Question regarding SHAP-values

Hi! I have a question regarding SHAP-values. I trained a neural network predicting a score (regression) and want to derive the variable importance using SHAP-values. My model was trained on scaled (normalized) input features. Now my question is: when I calculate the SHAP-values, do my input features also have to be normalized? Or is it allowed to use the original inputs? I tried both approaches - once with normalized inputs and once with the original inputs. Interestingly, from a logical and practical standpoint, the importance makes much more sense when using the non-normalized variables.

The code I used is:
explainer = shap.Explainer(model.predict, X_t_scaled)
shap_values = explainer(X_t_scaled)

Looking forward for any advise! Thanks and best regards!

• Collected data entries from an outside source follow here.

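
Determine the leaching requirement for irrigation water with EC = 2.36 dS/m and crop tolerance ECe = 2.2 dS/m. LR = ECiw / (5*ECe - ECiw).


LR = ECiw / (5*ECe - ECiw)
LR = 2.36 / (5*2.2 - 2.36)
LR = 2.36 / 8.6400

0.2731


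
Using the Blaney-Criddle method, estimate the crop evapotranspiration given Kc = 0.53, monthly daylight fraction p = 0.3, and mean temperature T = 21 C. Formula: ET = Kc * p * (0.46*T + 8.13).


ET = Kc * p * (0.46*T + 8.13)
ET = 0.53 * 0.3 * (0.46*21 + 8.13)
ET = 0.53 * 0.3 * 17.7900

2.8286 mm/day


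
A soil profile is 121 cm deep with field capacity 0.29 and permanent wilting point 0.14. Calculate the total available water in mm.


AWC = (FC - PWP) * d * 10
AWC = (0.29 - 0.14) * 121 * 10
AWC = 0.1500 * 121 * 10

181.5000 mm


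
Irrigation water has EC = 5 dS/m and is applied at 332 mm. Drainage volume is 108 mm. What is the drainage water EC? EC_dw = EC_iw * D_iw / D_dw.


EC_dw = EC_iw * D_iw / D_dw
EC_dw = 5 * 332 / 108
EC_dw = 1660 / 108

15.3704 dS/m


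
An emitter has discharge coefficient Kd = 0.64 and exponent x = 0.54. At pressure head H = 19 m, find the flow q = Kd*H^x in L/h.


q = Kd * H^x = 0.64 * 19^0.54 = 0.64 * 4.903734

3.1384 L/h


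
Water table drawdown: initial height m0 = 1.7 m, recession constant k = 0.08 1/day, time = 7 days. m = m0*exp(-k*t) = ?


m = m0 * exp(-k*t)
m = 1.7 * exp(-0.08 * 7)
m = 1.7 * exp(-0.5600)

0.9711 m


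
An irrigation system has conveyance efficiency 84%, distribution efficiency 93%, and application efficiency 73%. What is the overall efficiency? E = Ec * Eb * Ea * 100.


Ec = 0.84, Eb = 0.93, Ea = 0.73
E = 0.84 * 0.93 * 0.73 * 100 = 57.0276%

57.0276 %


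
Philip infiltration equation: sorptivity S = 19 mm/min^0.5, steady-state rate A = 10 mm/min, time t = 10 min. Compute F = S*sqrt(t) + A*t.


F = S*sqrt(t) + A*t
F = 19*sqrt(10) + 10*10
F = 19*3.162278 + 100

160.0833 mm


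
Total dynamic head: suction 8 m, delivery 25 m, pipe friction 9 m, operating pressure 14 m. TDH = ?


TDH = Hs + Hd + hf + Hp = 8 + 25 + 9 + 14 = 56

56 m


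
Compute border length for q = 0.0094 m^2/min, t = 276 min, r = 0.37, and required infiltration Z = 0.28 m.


L = q*t/((1+r)*Z)
L = 0.0094*276/((1+0.37)*0.28)
L = 2.5944/0.3836

6.7633 m


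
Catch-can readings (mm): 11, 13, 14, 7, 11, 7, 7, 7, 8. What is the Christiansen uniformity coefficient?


mean = 9.444444 mm
MAD = 2.493827 mm
CU = (1 - 2.493827/9.444444)*100

73.5948 %


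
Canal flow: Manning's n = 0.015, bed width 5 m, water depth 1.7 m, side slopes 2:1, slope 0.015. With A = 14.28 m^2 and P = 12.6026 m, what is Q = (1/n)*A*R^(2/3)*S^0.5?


R = A/P = 14.28/12.6026 = 1.133100
Q = (1/0.015) * 14.28 * 1.133100^(2/3) * 0.015^0.5

126.7247 m^3/s


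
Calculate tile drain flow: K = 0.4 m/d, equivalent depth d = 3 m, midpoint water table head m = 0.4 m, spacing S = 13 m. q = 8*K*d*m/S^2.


q = 8*K*d*m/S^2
q = 8*0.4*3*0.4/13^2
q = 3.8400 / 169

0.0227 m/d


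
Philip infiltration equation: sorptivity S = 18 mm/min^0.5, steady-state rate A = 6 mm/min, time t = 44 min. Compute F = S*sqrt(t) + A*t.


F = S*sqrt(t) + A*t
F = 18*sqrt(44) + 6*44
F = 18*6.633250 + 264

383.3985 mm


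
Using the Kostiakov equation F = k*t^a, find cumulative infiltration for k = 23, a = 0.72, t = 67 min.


F = k * t^a = 23 * 67^0.72
F = 23 * 20.643050

474.7901 mm


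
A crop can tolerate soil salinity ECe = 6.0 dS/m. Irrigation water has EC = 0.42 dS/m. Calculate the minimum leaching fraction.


LR = ECiw / (5*ECe - ECiw)
LR = 0.42 / (5*6.0 - 0.42)
LR = 0.42 / 29.5800

0.0142


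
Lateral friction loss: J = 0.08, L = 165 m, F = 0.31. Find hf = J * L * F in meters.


hf = J * L * F = 0.08 * 165 * 0.31 = 4.0920 m

4.0920 m


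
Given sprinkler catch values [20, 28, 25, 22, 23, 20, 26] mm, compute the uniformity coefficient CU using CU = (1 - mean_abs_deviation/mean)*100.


mean = 23.428571 mm
MAD = 2.489796 mm
CU = (1 - 2.489796/23.428571)*100

89.3728 %


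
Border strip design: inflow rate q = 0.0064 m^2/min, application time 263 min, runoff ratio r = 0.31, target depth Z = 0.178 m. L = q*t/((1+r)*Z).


L = q*t/((1+r)*Z)
L = 0.0064*263/((1+0.31)*0.178)
L = 1.6832/0.23318

7.2185 m


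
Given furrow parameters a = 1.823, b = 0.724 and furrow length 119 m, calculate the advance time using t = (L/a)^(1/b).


t = (L/a)^(1/b)
t = (119/1.823)^(1/0.724)
t = 65.277016^(1/0.724)

321.0517 min


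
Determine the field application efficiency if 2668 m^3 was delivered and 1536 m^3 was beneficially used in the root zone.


Ea = V_root / V_field * 100 = 1536 / 2668 * 100 = 57.5712%

57.5712 %


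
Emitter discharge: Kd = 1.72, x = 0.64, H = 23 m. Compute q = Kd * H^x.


q = Kd * H^x = 1.72 * 23^0.64 = 1.72 * 7.438850

12.7948 L/h


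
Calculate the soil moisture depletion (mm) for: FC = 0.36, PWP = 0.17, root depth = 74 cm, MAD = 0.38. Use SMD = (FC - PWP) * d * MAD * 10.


SMD = (FC - PWP) * d * MAD * 10
SMD = (0.36 - 0.17) * 74 * 0.38 * 10
SMD = 0.1900 * 74 * 0.38 * 10

53.4280 mm


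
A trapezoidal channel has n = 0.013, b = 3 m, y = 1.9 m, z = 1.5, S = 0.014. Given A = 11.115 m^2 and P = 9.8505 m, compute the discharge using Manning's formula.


R = A/P = 11.115/9.8505 = 1.128369
Q = (1/0.013) * 11.115 * 1.128369^(2/3) * 0.014^0.5

109.6472 m^3/s


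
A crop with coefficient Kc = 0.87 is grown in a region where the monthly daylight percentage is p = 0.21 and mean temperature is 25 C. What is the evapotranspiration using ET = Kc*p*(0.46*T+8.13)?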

model.predict must make use of scaled data. So, please use X_t_scaled.

See this example as well.

For deep learning models, you can use shap.DeepExplainer like this:

explainer = shap.DeepExplainer(model, X_train_scaled)
shap_values = explainer.shap_values(X_test_scaled)

Thanks for the help! When using your provided code I get the following error message: UserWarning: Your TensorFlow version is newer than 2.4.0 and so graph support has been removed in eager mode and some static graphs may not be supported. See PR #1483 for discussion. warnings.warn(“Your TensorFlow version is newer than 2.4.0 and so graph support has been removed in eager mode and some static graphs may not be supported. See PR #1483 for discussion.”)

Is there a solution to that?

Did you see this?

Yes, I tried it, but unfortunately it only led to further error messages. Are there any other solutions to this problem?

Have you tried to use a version of tensorflow < 2.4 ?

Yes, it works but somehow when I want to plot it it is “empty”. It says 0 features

for plotting I used:

shap.summary_plot(shap_values)

The 2nd parameter to shap.summary_plot is features which represents the values for which you computed shap values.